Most skin infections can be treated through antibiotics but left untreated, infections can ultimately lead to hospitalization. This is why it’s important to see a podiatrist when you’re experiencing any foot abnormalities. They can diagnose the problem and address it before it becomes a serious issue.

Causes

Foot infections often form after wounds or injuries to the foot. Some of the common injuries and wounds that lead to infection are:

  • Abrasions
  • Skin cracks
  • Cuts
  • Puncture wounds
  • Foreign objects in the skin
  • Ingrown nails

Both foot and ankle infections can form due to other infections already in the body. Those with diabetic foot complications frequently have foot infections and should monitor their condition closely. Seek professional treatment for suspected infections right away to avoid serious repercussions such as amputation.

Symptoms

Signs and symptoms of foot infections may include the following:

  • Change in skin color
  • The rise in skin temperature
  • Swelling and pain
  • Open wounds that are slow to heal
  • Breaks or dryness in the skin
  • Drainage
  • Odor
  • Fever

Checking your feet daily is incredibly important in catching a potential problem as early as possible to help prevent infection.

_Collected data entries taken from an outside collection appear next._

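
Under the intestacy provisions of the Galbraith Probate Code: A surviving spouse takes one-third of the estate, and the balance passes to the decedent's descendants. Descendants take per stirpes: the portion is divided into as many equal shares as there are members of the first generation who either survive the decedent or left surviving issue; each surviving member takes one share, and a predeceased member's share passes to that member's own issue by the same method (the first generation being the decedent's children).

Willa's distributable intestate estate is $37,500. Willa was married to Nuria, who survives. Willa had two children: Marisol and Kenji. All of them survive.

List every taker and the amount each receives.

Nuria takes one-third of $37,500 = $12,500. The remaining $25,000 passes to the descendants.
The descendants' portion ($25,000) is divided into 2 shares of $12,500: Marisol and Kenji each take $12,500.

Nuria: $12,500; Marisol: $12,500; Kenji: $12,500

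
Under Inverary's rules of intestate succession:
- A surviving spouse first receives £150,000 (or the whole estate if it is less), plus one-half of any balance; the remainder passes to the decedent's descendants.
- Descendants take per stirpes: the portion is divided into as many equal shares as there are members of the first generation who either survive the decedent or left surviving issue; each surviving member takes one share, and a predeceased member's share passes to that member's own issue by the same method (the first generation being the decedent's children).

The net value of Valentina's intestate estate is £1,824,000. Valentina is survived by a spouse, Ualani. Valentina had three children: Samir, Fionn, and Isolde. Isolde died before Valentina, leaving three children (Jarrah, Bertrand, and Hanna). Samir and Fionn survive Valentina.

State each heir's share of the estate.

Ualani first takes £150,000, leaving a balance of £1,674,000. Ualani then takes one-half of the balance (£837,000), for a total of £987,000. The remaining £837,000 passes to the descendants.
The descendants' portion (£837,000) is divided into 3 shares of £279,000: Samir and Fionn each take £279,000; Isolde's £279,000 share passes to Isolde's issue.
Isolde's share (£279,000) is divided into 3 shares of £93,000: Jarrah, Bertrand, and Hanna each take £93,000.

Ualani: £987,000; Samir: £279,000; Fionn: £279,000; Jarrah: £93,000; Bertrand: £93,000; Hanna: £93,000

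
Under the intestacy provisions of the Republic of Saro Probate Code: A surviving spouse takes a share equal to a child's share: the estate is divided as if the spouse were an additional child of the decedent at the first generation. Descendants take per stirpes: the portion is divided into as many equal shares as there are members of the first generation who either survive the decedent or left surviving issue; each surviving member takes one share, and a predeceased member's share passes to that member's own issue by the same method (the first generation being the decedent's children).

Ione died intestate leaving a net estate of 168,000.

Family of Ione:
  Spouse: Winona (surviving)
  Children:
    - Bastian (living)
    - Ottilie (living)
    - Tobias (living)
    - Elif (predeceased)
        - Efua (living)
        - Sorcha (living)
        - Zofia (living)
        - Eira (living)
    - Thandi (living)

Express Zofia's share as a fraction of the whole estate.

Zofia receives 1/24 of the estate.

The spouse counts as an additional share at the children's level, so there are 6 primary shares of 28,000. Winona takes one such share (28,000).
The children's combined portion (140,000) is divided into 5 shares of 28,000: Bastian, Ottilie, Tobias, and Thandi each take 28,000; Elif's 28,000 share passes to Elif's issue.
Elif's share (28,000) is divided into 4 shares of 7,000: Efua, Sorcha, Zofia, and Eira each take 7,000.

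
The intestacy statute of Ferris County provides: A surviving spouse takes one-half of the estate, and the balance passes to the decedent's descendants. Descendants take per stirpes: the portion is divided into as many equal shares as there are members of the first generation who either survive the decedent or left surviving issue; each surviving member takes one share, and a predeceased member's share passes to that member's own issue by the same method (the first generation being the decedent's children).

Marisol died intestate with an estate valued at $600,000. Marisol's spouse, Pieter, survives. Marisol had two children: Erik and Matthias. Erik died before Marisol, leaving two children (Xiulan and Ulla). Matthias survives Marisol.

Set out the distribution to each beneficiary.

Pieter takes one-half of $600,000 = $300,000. The remaining $300,000 passes to the descendants.
The descendants' portion ($300,000) is divided into 2 shares of $150,000: Matthias takes $150,000; Erik's $150,000 share passes to Erik's issue.
Erik's share ($150,000) is divided into 2 shares of $75,000: Xiulan and Ulla each take $75,000.

Pieter: $300,000; Xiulan: $75,000; Ulla: $75,000; Matthias: $150,000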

Inspect your feet every day especially between the toes and the sole for:

  • Cuts
  • Bruises
  • Cracks
  • Blisters
  • Redness
  • Ulcers
  • Other signs of abnormality

Diagnosis

Mostly the symptoms of foot infections are quite evidently visible and the doctor can easily distinguish what type of foot infection you have by looking at your foot. The diagnosis of diabetic foot infection is based on the presence of at least two classic findings of inflammation or purulence. Magnetic resonance imaging is the most accurate imaging study in early osteomyelitis.

Treatment

Some foot infections can be treated with over-the-counter antifungal medication. If you have a bacterial infection, antibiotics will typically do the trick, especially if you visit the doctor at the first signs of infection. However, there are a few more severe treatments that may be necessary if the infection is allowed to spread.

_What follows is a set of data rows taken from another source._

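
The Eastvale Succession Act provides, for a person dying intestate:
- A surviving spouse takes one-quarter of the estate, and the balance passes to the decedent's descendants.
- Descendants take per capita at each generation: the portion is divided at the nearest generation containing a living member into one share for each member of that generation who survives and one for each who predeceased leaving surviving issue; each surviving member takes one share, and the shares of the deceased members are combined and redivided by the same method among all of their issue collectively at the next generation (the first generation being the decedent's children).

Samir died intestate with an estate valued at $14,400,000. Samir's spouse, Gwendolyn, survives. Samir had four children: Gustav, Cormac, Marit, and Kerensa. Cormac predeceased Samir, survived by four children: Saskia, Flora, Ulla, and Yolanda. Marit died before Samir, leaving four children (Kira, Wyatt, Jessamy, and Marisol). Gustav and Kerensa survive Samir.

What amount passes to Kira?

Kira receives $675,000.

Gwendolyn takes one-quarter of $14,400,000 = $3,600,000. The remaining $10,800,000 passes to the descendants.
The descendants' portion ($10,800,000) is divided at the children's generation into 4 shares of $2,700,000. Gustav and Kerensa each take $2,700,000. The 2 shares of the deceased (Cormac and Marit) are combined into a pool of $5,400,000.
That pool ($5,400,000) is divided at the grandchildren's generation equally among Saskia, Flora, Ulla, Yolanda, Kira, Wyatt, Jessamy, and Marisol: $675,000 each.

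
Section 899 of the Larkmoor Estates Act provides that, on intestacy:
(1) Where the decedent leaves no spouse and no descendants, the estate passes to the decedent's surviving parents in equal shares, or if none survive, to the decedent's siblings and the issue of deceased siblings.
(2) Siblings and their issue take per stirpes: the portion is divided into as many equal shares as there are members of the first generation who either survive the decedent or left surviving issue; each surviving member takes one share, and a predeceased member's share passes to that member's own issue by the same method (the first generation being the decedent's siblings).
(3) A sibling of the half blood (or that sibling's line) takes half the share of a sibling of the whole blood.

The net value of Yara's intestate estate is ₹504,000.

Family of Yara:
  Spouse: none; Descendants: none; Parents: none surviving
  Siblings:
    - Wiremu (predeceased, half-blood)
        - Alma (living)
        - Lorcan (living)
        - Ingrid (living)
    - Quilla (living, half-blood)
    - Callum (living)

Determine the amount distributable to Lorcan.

The entire ₹504,000 passes to the siblings and their issue.
Counting each half-blood sibling's line as half a unit, there are 2 units in ₹504,000, so one unit is ₹252,000. Whole-blood lines (Callum) take ₹252,000 each; half-blood lines (Wiremu and Quilla) take ₹126,000 each.
Wiremu's share (₹126,000) is divided into 3 shares of ₹42,000: Alma, Lorcan, and Ingrid each take ₹42,000.

Lorcan receives ₹42,000.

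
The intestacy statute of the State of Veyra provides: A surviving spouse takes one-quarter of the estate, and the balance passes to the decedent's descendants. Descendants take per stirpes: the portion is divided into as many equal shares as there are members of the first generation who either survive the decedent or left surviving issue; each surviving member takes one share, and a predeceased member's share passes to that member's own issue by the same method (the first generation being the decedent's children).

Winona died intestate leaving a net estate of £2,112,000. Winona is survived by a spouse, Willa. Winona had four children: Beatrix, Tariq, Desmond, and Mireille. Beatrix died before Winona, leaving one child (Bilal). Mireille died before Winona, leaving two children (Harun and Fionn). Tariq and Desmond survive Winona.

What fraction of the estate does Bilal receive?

Bilal receives 3/16 of the estate.

Willa takes one-quarter of £2,112,000 = £528,000. The remaining £1,584,000 passes to the descendants.
The descendants' portion (£1,584,000) is divided into 4 shares of £396,000: Tariq and Desmond each take £396,000; Beatrix's £396,000 share passes to Beatrix's issue; Mireille's £396,000 share passes to Mireille's issue.
Beatrix's share (£396,000) passes entirely to Bilal.
Mireille's share (£396,000) is divided into 2 shares of £198,000: Harun and Fionn each take £198,000.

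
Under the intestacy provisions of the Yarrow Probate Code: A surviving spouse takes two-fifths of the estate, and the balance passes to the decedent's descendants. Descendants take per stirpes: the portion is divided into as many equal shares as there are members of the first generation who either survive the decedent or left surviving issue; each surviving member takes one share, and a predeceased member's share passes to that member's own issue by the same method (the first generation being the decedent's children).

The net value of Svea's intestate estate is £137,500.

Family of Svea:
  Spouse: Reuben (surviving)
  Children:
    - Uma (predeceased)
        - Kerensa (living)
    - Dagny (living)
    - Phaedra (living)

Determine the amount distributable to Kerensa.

Kerensa receives £27,500.

Reuben takes two-fifths of £137,500 = £55,000. The remaining £82,500 passes to the descendants.
The descendants' portion (£82,500) is divided into 3 shares of £27,500: Dagny and Phaedra each take £27,500; Uma's £27,500 share passes to Uma's issue.
Uma's share (£27,500) passes entirely to Kerensa.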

  • Excision: This can be an effective treatment if the infection has not spread but was not treated or disinfected in a timely manner. Surgical excision of all dead and infected skin and bone can prevent full amputation and infection spread. In less severe cases, this treatment consists of draining the pus and removing all necrotic and infected tissue.
  • Amputation: This treatment is necessary if an infection becomes gangrenous. Amputation can stop the infection from spreading to other parts of the body, but it dramatically changes a person’s life.
  • Vacuum-assisted closure: This type of therapy is common for diabetic foot infections that do not heal on their own. The procedure helps the wound heal. During a vacuum-assisted closure, a device decreases air pressure around the wound, which can help it heal more quickly.

When To See A Doctor?

If your infection causes swelling, heat, a foul smell, and makes walking difficult, you will need to see a doctor for an antibiotic medication. However, if you have more serious symptoms, you should seek emergency medical treatment. This includes any of the following experiences.

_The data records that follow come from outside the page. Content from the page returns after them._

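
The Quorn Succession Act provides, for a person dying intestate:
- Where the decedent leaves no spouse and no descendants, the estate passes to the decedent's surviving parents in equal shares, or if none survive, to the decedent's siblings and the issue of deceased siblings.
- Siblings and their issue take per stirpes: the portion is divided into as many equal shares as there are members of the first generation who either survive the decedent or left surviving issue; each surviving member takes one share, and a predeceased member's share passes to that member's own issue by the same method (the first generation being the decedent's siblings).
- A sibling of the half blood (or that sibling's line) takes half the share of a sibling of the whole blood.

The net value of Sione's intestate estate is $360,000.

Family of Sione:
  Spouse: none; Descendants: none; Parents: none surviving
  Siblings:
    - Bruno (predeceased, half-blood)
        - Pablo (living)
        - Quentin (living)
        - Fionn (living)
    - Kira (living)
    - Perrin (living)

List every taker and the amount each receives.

The entire $360,000 passes to the siblings and their issue.
Counting each half-blood sibling's line as half a unit, there are 5/2 units in $360,000, so one unit is $144,000. Whole-blood lines (Kira and Perrin) take $144,000 each; half-blood lines (Bruno) take $72,000 each.
Bruno's share ($72,000) is divided into 3 shares of $24,000: Pablo, Quentin, and Fionn each take $24,000.

Pablo: $24,000; Quentin: $24,000; Fionn: $24,000; Kira: $144,000; Perrin: $144,000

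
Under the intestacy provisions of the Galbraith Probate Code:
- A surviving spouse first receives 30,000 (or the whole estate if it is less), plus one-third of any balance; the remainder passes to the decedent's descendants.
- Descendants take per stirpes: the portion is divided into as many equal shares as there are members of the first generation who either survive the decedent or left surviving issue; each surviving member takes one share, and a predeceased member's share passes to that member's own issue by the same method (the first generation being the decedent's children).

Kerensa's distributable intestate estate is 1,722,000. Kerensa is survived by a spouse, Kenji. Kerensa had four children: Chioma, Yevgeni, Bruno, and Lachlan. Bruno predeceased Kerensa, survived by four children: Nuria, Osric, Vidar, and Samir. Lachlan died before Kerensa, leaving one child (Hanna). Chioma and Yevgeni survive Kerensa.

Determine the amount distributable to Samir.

Kenji first takes 30,000, leaving a balance of 1,692,000. Kenji then takes one-third of the balance (564,000), for a total of 594,000. The remaining 1,128,000 passes to the descendants.
The descendants' portion (1,128,000) is divided into 4 shares of 282,000: Chioma and Yevgeni each take 282,000; Bruno's 282,000 share passes to Bruno's issue; Lachlan's 282,000 share passes to Lachlan's issue.
Bruno's share (282,000) is divided into 4 shares of 70,500: Nuria, Osric, Vidar, and Samir each take 70,500.
Lachlan's share (282,000) passes entirely to Hanna.

Samir receives 70,500.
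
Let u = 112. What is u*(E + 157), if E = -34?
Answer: 13776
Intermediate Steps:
u*(E + 157) = 112*(-34 + 157) = 112*123 = 13776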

  • Red Streaks: Red streaks, or a slow-moving red line, can indicate infectious lymphangitis. This condition occurs when the infection invades the lymphatic system or bloodstream. This can quickly cause infection throughout the body and requires a doctor’s help immediately.
  • Fever and Chills: This can indicate that the infection has spread. Seek emergency medical help immediately.
  • Crackling Noise: This is a symptom-specific to gangrene or localized body tissue decomposition. This symptom is typically accompanied by severe discoloration, swelling, and a foul odor. In many cases, gangrenous appendages must be amputated.